A woman is led to an unnecessary c-section and then SHE takes on the judgment, the comments...she claims her body failed. Others imply she wasn't enough of a "woman" to birth her child. If her child is injured or killed or deprived of certain physiological aspects such as gut colonization or bonding, does the doctor face condemnation Does the doctor stay up at night, thinking about the baby? Does the doctor have a scar on his stomach to remind him daily?
A woman is given outdated, ridiculous advice on how to latch on her baby or supplement. And SHE has to pay for processed cow's milk. SHE has to wake up in the night and feed her child a bottle. SHE has to care for her child after numerous ear infections or stomach bugs. It's all on HER. Not the nurse or formula industry who LIED to her. Then she has to listen to all the judgmental remarks about formula feeding and catch the judgmental glares in public.
A woman caves into the pediatrician's pressure to vaccinate her daughter and then SHE takes on the responsibility. SHE holds her screaming baby all night long. SHE watches her child slowly disappear. SHE bears the looks and the rude comments in public. SHE pays the medical bills. SHE drives her child to therapy. Does her pediatrician do any of this? Heck, you can't even sue the vaccine companies.

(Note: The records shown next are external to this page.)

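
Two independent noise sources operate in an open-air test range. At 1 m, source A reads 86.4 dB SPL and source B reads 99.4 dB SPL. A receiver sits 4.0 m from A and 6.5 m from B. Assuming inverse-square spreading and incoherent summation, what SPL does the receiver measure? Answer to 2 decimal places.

At the listener: L_A = 86.4 − 20·log₁₀(4.0) = 74.359 dB; L_B = 99.4 − 20·log₁₀(6.5) = 83.142 dB.
Combined: 10·log₁₀(10^(74.359/10)+10^(83.142/10)) = 83.68 dB SPL.

83.68 dB SPL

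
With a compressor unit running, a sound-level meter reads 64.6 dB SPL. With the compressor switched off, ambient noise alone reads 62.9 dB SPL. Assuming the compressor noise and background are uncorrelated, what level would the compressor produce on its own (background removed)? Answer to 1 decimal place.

Subtract intensities: L_src = 10·log₁₀(10^(L_total/10) − 10^(L_bg/10)).
L_src = 10·log₁₀(10^(64.6/10) − 10^(62.9/10)) = 10·log₁₀(934200) = 59.7 dB SPL.

59.7 dB SPL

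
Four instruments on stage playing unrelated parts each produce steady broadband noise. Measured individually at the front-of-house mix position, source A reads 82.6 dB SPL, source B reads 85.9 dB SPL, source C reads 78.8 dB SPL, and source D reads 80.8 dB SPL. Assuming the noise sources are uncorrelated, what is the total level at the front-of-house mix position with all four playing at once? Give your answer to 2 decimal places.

Incoherent sources sum as intensities:
L_total = 10·log₁₀(10^(82.6/10) + 10^(85.9/10) + 10^(78.8/10) + 10^(80.8/10)) = 10·log₁₀(767100000) = 88.85 dB SPL.

88.85 dB SPL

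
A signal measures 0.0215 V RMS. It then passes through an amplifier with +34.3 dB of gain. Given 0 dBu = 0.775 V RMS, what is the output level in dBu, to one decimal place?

Input level: 20·log₁₀(0.0215/0.775) = -31.14 dBu.
Output: -31.14 + 34.3 = +3.2 dBu.

+3.2 dBu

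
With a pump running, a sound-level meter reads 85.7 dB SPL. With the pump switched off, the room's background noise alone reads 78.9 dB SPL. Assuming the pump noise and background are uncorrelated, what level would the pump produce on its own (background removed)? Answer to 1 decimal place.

84.7 dB SPL

Remove the background by subtracting linear intensities:
L_src = 10·log₁₀(10^(85.7/10) − 10^(78.9/10)) = 10·log₁₀(293900000) = 84.7 dB SPL.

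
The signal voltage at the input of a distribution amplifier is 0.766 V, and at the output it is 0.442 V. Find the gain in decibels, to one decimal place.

-4.8 dB

For a voltage ratio, dB = 20·log₁₀(V₂/V₁).
20·log₁₀(0.442/0.766) = 20·log₁₀(0.5770) = -4.8 dB.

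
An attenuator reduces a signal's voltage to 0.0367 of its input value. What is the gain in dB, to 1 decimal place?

Voltage ratio → dB uses the 20·log₁₀ form:
20·log₁₀(0.0367) = -28.7 dB.

-28.7 dB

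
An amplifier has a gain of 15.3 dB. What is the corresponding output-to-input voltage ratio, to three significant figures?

Voltage ratio = 10^(dB/20).
10^(15.3/20) = 10^(0.7650) = 5.82.

5.82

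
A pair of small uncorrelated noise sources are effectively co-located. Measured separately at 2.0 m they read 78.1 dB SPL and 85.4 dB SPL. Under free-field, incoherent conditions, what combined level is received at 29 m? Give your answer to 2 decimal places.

62.91 dB SPL

Combined at 2.0 m: 10·log₁₀(10^(78.1/10)+10^(85.4/10)) = 86.142 dB SPL.
Then apply −20·log₁₀(29/2.0) = -23.227 dB → 62.91 dB SPL.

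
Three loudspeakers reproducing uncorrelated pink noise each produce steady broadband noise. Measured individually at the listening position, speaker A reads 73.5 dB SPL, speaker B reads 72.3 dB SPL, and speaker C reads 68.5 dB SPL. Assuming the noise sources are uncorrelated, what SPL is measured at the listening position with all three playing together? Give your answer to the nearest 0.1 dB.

Add the sources as powers (linear), then convert back to dB:
L_total = 10·log₁₀(10^(73.5/10) + 10^(72.3/10) + 10^(68.5/10)) = 10·log₁₀(46450000) = 76.7 dB SPL.

76.7 dB SPL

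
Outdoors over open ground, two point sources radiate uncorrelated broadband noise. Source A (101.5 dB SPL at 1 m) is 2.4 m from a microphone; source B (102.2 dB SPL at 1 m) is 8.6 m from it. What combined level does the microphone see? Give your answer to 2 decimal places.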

A woman is outright LIED to about circumcision and signs the paperwork. AND SHE LOSES HER SON! Did the surgeon even get re-training? Is it even in his file? What about the doctor who lied to her about reasons to circumcise before his 3rd stage of heart surgery was complete (or ever in all reality)? Does the doctor have to tell the siblings that their brother died? Are the nurses going to plan the funeral?
I'm DONE with this ridiculous bowing down to the perpetrators who run over the lives and wellbeing of babies and mamas without any consequences. And in fact, not only do they get the satisfaction of avoiding any condemnation or justice, but the mothers turn to them and fawn on them and release them of any responsibility!

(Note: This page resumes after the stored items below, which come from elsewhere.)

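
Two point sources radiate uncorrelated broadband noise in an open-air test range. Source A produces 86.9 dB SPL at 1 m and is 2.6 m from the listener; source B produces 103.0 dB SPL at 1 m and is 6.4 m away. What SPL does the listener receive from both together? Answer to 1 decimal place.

At the listener: L_A = 86.9 − 20·log₁₀(2.6) = 78.60 dB; L_B = 103.0 − 20·log₁₀(6.4) = 86.88 dB.
Combined: 10·log₁₀(10^(78.60/10)+10^(86.88/10)) = 87.5 dB SPL.

87.5 dB SPL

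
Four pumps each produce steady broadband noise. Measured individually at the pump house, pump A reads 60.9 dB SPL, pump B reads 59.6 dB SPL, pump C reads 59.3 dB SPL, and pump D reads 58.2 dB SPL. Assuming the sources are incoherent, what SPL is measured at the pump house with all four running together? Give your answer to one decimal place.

Incoherent sources sum as intensities:
L_total = 10·log₁₀(10^(60.9/10) + 10^(59.6/10) + 10^(59.3/10) + 10^(58.2/10)) = 10·log₁₀(3654000) = 65.6 dB SPL.

65.6 dB SPL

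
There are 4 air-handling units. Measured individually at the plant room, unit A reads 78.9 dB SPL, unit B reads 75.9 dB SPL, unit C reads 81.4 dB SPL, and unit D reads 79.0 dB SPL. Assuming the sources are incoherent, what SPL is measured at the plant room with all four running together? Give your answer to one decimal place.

Incoherent sources sum as intensities:
L_total = 10·log₁₀(10^(78.9/10) + 10^(75.9/10) + 10^(81.4/10) + 10^(79.0/10)) = 10·log₁₀(334000000) = 85.2 dB SPL.

85.2 dB SPL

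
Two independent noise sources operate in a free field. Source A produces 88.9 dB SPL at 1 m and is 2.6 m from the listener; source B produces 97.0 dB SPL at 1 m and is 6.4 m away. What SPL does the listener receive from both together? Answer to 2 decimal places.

83.75 dB SPL

At the listener: L_A = 88.9 − 20·log₁₀(2.6) = 80.601 dB; L_B = 97.0 − 20·log₁₀(6.4) = 80.876 dB.
Combined: 10·log₁₀(10^(80.601/10)+10^(80.876/10)) = 83.75 dB SPL.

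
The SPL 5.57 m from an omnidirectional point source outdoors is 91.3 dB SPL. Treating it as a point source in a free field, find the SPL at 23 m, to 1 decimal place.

Inverse-square spreading gives ΔL = −20·log₁₀(d₂/d₁).
ΔL = −20·log₁₀(23/5.57) = -12.32 dB, so L₂ = 91.3 + (-12.32) = 79.0 dB SPL.

79.0 dB SPL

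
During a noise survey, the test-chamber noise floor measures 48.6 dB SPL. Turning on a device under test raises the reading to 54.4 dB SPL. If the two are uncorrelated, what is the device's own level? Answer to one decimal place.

53.1 dB SPL

Subtract intensities: L_src = 10·log₁₀(10^(L_total/10) − 10^(L_bg/10)).
L_src = 10·log₁₀(10^(54.4/10) − 10^(48.6/10)) = 10·log₁₀(203000) = 53.1 dB SPL.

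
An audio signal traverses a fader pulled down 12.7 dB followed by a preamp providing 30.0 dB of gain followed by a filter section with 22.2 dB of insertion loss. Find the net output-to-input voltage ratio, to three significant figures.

0.569

Net gain = (−12.7) + 30.0 + (−22.2) = -4.9 dB.
Voltage ratio = 10^(-4.9/20) = 0.569.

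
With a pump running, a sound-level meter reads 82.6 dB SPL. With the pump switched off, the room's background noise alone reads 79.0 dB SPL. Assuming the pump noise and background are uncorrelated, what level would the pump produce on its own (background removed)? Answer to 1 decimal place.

80.1 dB SPL

Subtract intensities: L_src = 10·log₁₀(10^(L_total/10) − 10^(L_bg/10)).
L_src = 10·log₁₀(10^(82.6/10) − 10^(79.0/10)) = 10·log₁₀(102500000) = 80.1 dB SPL.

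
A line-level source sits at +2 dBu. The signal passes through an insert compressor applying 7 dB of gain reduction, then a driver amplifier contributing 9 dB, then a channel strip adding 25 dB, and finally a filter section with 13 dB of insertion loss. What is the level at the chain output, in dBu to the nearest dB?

Cascaded gains and losses add directly in dB.
+2 − 7 + 9 + 25 − 13 = +16 dBu.

+16 dBu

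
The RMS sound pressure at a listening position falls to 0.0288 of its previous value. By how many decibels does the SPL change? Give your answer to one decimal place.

SPL change from a pressure ratio uses the 20·log₁₀ form:
20·log₁₀(0.0288) = -30.8 dB.

-30.8 dB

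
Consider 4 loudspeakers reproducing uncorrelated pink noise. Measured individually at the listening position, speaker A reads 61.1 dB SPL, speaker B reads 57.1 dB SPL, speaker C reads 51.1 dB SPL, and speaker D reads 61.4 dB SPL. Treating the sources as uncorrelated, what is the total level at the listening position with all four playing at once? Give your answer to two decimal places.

Incoherent sources sum as intensities:
L_total = 10·log₁₀(10^(61.1/10) + 10^(57.1/10) + 10^(51.1/10) + 10^(61.4/10)) = 10·log₁₀(3310000) = 65.20 dB SPL.

65.20 dB SPL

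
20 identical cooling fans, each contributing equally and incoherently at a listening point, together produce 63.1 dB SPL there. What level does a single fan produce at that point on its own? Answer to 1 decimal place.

50.1 dB SPL

20 equal incoherent sources add 10·log₁₀(20) = 13.01 dB over one source.
L_one = 63.1 − 13.01 = 50.1 dB SPL.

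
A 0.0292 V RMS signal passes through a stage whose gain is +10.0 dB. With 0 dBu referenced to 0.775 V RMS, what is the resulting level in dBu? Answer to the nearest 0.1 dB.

-18.5 dBu

Input level: 20·log₁₀(0.0292/0.775) = -28.48 dBu.
Output: -28.48 + 10.0 = -18.5 dBu.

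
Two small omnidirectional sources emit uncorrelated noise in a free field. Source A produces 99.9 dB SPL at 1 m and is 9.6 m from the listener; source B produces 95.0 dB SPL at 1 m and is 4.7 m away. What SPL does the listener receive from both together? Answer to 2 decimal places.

At the listener: L_A = 99.9 − 20·log₁₀(9.6) = 80.255 dB; L_B = 95.0 − 20·log₁₀(4.7) = 81.558 dB.
Combined: 10·log₁₀(10^(80.255/10)+10^(81.558/10)) = 83.97 dB SPL.

83.97 dB SPL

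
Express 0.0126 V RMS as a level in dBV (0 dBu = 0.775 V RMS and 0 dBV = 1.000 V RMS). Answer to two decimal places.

-37.99 dBV

dBV = 20·log₁₀(V / 1.000 V).
20·log₁₀(0.0126/1.000) = -37.99 dBV.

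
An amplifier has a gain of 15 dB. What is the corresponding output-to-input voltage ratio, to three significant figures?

5.62

Voltage ratio = 10^(dB/20).
10^(15/20) = 10^(0.7500) = 5.62.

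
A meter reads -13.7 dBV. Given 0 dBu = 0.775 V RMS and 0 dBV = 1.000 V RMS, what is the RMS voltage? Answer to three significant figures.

V = 1.000 V × 10^(-13.7/20).
= 1.000 × 0.2065 = 0.207 V.

0.207 V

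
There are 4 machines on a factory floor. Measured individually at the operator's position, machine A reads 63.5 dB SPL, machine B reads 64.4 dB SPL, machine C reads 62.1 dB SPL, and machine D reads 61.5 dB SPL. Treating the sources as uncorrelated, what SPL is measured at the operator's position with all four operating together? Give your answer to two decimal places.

69.05 dB SPL

Incoherent sources sum as intensities:
L_total = 10·log₁₀(10^(63.5/10) + 10^(64.4/10) + 10^(62.1/10) + 10^(61.5/10)) = 10·log₁₀(8027000) = 69.05 dB SPL.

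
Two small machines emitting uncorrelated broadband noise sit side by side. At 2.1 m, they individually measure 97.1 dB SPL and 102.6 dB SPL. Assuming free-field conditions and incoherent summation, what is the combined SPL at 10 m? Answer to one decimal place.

90.1 dB SPL

Combined at 2.1 m: 10·log₁₀(10^(97.1/10)+10^(102.6/10)) = 103.68 dB SPL.
Then apply −20·log₁₀(10/2.1) = -13.56 dB → 90.1 dB SPL.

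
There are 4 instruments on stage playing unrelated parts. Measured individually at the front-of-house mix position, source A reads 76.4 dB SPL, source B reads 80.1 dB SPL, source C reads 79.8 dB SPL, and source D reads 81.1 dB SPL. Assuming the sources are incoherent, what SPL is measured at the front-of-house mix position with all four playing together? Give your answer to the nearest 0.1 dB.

85.7 dB SPL

Incoherent sources sum as intensities:
L_total = 10·log₁₀(10^(76.4/10) + 10^(80.1/10) + 10^(79.8/10) + 10^(81.1/10)) = 10·log₁₀(370300000) = 85.7 dB SPL.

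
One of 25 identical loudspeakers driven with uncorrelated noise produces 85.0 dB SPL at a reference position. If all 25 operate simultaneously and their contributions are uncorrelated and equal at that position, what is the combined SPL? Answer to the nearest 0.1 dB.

99.0 dB SPL

25 equal incoherent sources raise the level by 10·log₁₀(25) = 13.98 dB.
L_total = 85.0 + 13.98 = 99.0 dB SPL.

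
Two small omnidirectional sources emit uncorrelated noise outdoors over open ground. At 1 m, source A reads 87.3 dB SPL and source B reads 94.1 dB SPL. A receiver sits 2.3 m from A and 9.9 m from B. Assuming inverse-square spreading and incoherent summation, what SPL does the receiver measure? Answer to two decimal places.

At the listener: L_A = 87.3 − 20·log₁₀(2.3) = 80.065 dB; L_B = 94.1 − 20·log₁₀(9.9) = 74.187 dB.
Combined: 10·log₁₀(10^(80.065/10)+10^(74.187/10)) = 81.06 dB SPL.

81.06 dB SPL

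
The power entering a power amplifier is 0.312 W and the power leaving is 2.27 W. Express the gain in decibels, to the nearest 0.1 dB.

8.6 dB

For a power ratio, dB = 10·log₁₀(P₂/P₁).
10·log₁₀(2.27/0.312) = 10·log₁₀(7.276) = 8.6 dB.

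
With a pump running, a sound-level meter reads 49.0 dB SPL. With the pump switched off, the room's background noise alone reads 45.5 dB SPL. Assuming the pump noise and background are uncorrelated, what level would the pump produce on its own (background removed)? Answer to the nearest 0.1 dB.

Remove the background by subtracting linear intensities:
L_src = 10·log₁₀(10^(49.0/10) − 10^(45.5/10)) = 10·log₁₀(43950) = 46.4 dB SPL.

46.4 dB SPL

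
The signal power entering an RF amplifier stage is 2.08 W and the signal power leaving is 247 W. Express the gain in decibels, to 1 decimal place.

20.7 dB

For a power ratio, dB = 10·log₁₀(P₂/P₁).
10·log₁₀(247/2.08) = 10·log₁₀(118.8) = 20.7 dB.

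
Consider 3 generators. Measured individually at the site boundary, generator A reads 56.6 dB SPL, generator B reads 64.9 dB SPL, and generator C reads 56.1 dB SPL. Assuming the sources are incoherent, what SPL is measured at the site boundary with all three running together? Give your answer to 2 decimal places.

65.97 dB SPL

Uncorrelated sources add in intensity (power), not in dB.
L_total = 10·log₁₀(10^(56.6/10) + 10^(64.9/10) + 10^(56.1/10)) = 10·log₁₀(3955000) = 65.97 dB SPL.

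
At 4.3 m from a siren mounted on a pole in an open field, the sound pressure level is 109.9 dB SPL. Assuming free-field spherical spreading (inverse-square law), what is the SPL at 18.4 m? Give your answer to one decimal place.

97.3 dB SPL

For a point source in a free field, ΔL = −20·log₁₀(d₂/d₁).
ΔL = −20·log₁₀(18.4/4.3) = -12.63 dB, so L₂ = 109.9 + (-12.63) = 97.3 dB SPL.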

I'm DONE with our hypocritical, judgmental society, that shoves the mama to the cliff, that tips her over the edge and then condemns her when she falls off into the abyss with judgment, rude commends, glares and cold shoulders.

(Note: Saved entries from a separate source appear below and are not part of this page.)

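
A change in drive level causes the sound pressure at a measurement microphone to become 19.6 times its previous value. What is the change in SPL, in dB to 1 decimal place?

25.8 dB

SPL change from a pressure ratio uses the 20·log₁₀ form:
20·log₁₀(19.6) = 25.8 dB.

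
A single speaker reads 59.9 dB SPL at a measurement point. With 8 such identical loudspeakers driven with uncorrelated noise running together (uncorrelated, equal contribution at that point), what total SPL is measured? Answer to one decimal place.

8 equal incoherent sources raise the level by 10·log₁₀(8) = 9.03 dB.
L_total = 59.9 + 9.03 = 68.9 dB SPL.

68.9 dB SPL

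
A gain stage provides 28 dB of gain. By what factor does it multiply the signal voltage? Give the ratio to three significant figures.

Voltage ratio = 10^(dB/20).
10^(28/20) = 10^(1.400) = 25.1.

25.1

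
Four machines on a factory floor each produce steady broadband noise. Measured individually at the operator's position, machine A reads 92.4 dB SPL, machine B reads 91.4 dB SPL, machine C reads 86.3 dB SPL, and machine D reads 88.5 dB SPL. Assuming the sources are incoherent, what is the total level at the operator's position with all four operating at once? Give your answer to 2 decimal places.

Uncorrelated sources add in intensity (power), not in dB.
L_total = 10·log₁₀(10^(92.4/10) + 10^(91.4/10) + 10^(86.3/10) + 10^(88.5/10)) = 10·log₁₀(4253000000) = 96.29 dB SPL.

96.29 dB SPL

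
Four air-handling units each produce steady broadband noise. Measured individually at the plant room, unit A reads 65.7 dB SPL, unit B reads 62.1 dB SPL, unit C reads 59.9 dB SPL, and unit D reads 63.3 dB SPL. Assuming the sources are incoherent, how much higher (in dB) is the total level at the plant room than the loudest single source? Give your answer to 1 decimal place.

Incoherent sources sum as intensities:
L_total = 10·log₁₀(10^(65.7/10) + 10^(62.1/10) + 10^(59.9/10) + 10^(63.3/10)) = 69.27 dB SPL.
Excess over the loudest (65.7 dB): 69.27 − 65.7 = 3.6 dB.

3.6 dB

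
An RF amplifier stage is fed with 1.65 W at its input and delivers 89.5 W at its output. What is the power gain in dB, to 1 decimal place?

17.3 dB

Power is a power quantity, so gain = 10·log₁₀(P_out/P_in).
10·log₁₀(89.5/1.65) = 10·log₁₀(54.24) = 17.3 dB.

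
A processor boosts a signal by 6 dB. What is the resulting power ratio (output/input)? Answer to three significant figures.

3.98

Power ratio = 10^(dB/10).
10^(6/10) = 10^(0.6000) = 3.98.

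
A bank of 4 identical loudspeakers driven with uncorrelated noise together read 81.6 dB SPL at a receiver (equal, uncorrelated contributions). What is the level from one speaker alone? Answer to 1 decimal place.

75.6 dB SPL

4 equal incoherent sources add 10·log₁₀(4) = 6.02 dB over one source.
L_one = 81.6 − 6.02 = 75.6 dB SPL.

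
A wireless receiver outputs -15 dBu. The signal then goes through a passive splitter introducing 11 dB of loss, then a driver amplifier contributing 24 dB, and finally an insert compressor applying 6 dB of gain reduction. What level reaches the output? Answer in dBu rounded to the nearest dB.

Cascaded gains and losses add directly in dB.
-15 − 11 + 24 − 6 = -8 dBu.

-8 dBu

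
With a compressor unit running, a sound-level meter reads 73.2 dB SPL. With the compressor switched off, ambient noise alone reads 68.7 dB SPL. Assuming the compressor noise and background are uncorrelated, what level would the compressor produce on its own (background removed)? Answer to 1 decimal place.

71.3 dB SPL

Background correction is a power subtraction:
L_src = 10·log₁₀(10^(73.2/10) − 10^(68.7/10)) = 10·log₁₀(13480000) = 71.3 dB SPL.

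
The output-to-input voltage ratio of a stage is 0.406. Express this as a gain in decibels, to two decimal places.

For a voltage ratio, dB = 20·log₁₀(V₂/V₁).
20·log₁₀(0.406) = -7.83 dB.

-7.83 dB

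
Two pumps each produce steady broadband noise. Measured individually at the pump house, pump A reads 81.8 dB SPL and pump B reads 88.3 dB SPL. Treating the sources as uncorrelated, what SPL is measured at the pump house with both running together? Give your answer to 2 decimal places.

Uncorrelated sources add in intensity (power), not in dB.
L_total = 10·log₁₀(10^(81.8/10) + 10^(88.3/10)) = 10·log₁₀(827400000) = 89.18 dB SPL.

89.18 dB SPL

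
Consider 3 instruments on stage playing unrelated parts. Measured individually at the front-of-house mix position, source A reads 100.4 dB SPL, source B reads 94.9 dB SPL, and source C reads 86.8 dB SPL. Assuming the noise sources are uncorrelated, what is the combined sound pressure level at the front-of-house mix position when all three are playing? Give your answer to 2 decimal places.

Uncorrelated sources add in intensity (power), not in dB.
L_total = 10·log₁₀(10^(100.4/10) + 10^(94.9/10) + 10^(86.8/10)) = 10·log₁₀(14534000000) = 101.62 dB SPL.

101.62 dB SPL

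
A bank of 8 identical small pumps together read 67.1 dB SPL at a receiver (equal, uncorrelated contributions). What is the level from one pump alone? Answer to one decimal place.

58.1 dB SPL

8 equal incoherent sources add 10·log₁₀(8) = 9.03 dB over one source.
L_one = 67.1 − 9.03 = 58.1 dB SPL.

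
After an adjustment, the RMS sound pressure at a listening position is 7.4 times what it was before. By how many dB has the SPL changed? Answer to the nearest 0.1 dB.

17.4 dB

Sound pressure is an amplitude quantity: ΔL = 20·log₁₀(p₂/p₁).
20·log₁₀(7.4) = 17.4 dB.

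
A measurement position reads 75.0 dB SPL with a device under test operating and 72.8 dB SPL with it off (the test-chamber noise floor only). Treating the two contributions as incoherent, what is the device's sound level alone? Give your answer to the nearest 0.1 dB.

Remove the background by subtracting linear intensities:
L_src = 10·log₁₀(10^(75.0/10) − 10^(72.8/10)) = 10·log₁₀(12570000) = 71.0 dB SPL.

71.0 dB SPL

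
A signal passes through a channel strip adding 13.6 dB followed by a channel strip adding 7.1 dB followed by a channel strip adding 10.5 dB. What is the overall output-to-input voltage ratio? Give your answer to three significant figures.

36.3

Net gain = 13.6 + 7.1 + 10.5 = 31.2 dB.
Voltage ratio = 10^(31.2/20) = 36.3.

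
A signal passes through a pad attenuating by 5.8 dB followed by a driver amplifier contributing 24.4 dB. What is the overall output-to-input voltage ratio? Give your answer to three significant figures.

Net gain = (−5.8) + 24.4 = 18.6 dB.
Voltage ratio = 10^(18.6/20) = 8.51.

8.51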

I hear this EVERY DAY. I kid you not, every day I hear from a woman who was violated or her baby violated. EVERY DAY. But so few go on to press charges or sue or even speak out. It is changing. Slowly, with the communities available online, women are finding the strength to acknowledge the violations and to speak out against the perpetrators. I hope Jill and all other parents out there find the strength, too.